The difficulty of localisation in choice of law is not unique to blockchain. The high seas and outer space, too, present the same difficulty since no nation exercise sovereignty over such space. The difficulty does not solely concern proprietary issues but could also arise with respect to other issues such as tort, for which the applicable choice-of-law rules may specify the law of the place of the harmful event. I will discuss three approaches to get around this difficulty below.
One approach is to come up with an alternative connecting factor. Thus, where a ship is involved, its flag may be used as a connecting factor. In a case involving a collision of ships on the high seas, the Sendai District Court in its judgment on 19 March 2009 cumulatively applied the laws of the flag states to a tort claim for damages.

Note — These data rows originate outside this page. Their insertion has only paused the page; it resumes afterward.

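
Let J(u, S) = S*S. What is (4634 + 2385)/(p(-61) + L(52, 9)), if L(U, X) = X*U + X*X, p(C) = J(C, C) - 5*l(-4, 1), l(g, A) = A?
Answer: 7019/4265 ≈ 1.6457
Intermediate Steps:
J(u, S) = S**2
p(C) = -5 + C**2 (p(C) = C**2 - 5*1 = C**2 - 5 = -5 + C**2)
L(U, X) = X**2 + U*X (L(U, X) = U*X + X**2 = X**2 + U*X)
(4634 + 2385)/(p(-61) + L(52, 9)) = (4634 + 2385)/((-5 + (-61)**2) + 9*(52 + 9)) = 7019/((-5 + 3721) + 9*61) = 7019/(3716 + 549) = 7019/4265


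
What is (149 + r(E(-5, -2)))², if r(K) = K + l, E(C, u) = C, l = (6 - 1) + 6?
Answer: 24025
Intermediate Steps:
l = 11 (l = 5 + 6 = 11)
r(K) = 11 + K (r(K) = K + 11 = 11 + K)
(149 + r(E(-5, -2)))² = (149 + (11 - 5))² = (149 + 6)² = 155² = 24025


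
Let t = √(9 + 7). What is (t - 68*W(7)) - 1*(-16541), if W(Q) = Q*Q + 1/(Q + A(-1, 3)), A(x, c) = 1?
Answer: 26409/2 ≈ 13205.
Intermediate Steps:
t = 4 (t = √16 = 4)
W(Q) = Q² + 1/(1 + Q) (W(Q) = Q*Q + 1/(Q + 1) = Q² + 1/(1 + Q))
(t - 68*W(7)) - 1*(-16541) = (4 - 68*(1 + 7² + 7³)/(1 + 7)) - 1*(-16541) = (4 - 68*(1 + 49 + 343)/8) + 16541 = (4 - 17*393/2) + 16541 = (4 - 68*393/8) + 16541 = (4 - 6681/2) + 16541 = -6673/2 + 16541 = 26409/2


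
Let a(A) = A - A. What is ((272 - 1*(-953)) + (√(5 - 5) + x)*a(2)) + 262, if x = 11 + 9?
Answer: 1487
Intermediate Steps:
a(A) = 0
x = 20
((272 - 1*(-953)) + (√(5 - 5) + x)*a(2)) + 262 = ((272 - 1*(-953)) + (√(5 - 5) + 20)*0) + 262 = ((272 + 953) + (√0 + 20)*0) + 262 = (1225 + (0 + 20)*0) + 262 = (1225 + 20*0) + 262 = (1225 + 0) + 262 = 1225 + 262 = 1487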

It is not, however, easy to conceive of similar connecting factors for cryptocurrencies since their units are stateless by nature.
Another approach is to apply the law of the country with which the issue in question is most closely connected. This approach was taken by the Tokyo High Court in its judgment on 28 February 2013 when it determined the law applicable to a tort claim for damages caused by dangerous cargoes on board a ship while the ship was in transit on the high seas. Since a major (if not the most important) goal of choice of law rules is to ascertain the law of the country with which the issue is most closely connected, this approach pursues this goal directly without relying on other more concrete concept as a connecting factor. This approach could also be taken to determine the proprietary issues of cryptocurrency. But a drawback of this approach is the lack of certainty and predictability since all the relevant factors must be taken into account on a case-by-case basis.
A third approach is to unify the substantive rules of national legal systems. The unification of substantive rules, to the extent it is achieved, dispenses with the need for choice of law. The Cape Town Convention and its Space Protocol would offer many lessons when we consider proprietary issues of cryptocurrencies.

International registry of the Cape Town Convention

The Cape Town Convention (Convention on International Interests in Mobile Equipment) is one of the most successful international conventions in transnational commercial law. At the heart of its system of priorities lies the international registry. It is established by the Supervisory Authority who also appoints the registrar (Art. 17). The Registrar is liable for damages for loss resulting from its errors and omissions or those of its officers and employees (Art. 28(1)).
I think the Convention would benefit a lot from replacing the centralised registry with a blockchain-based decentralised system of registration. It would be much cheaper to operate and would be free from errors or omissions caused by the registrar or its officers or employees.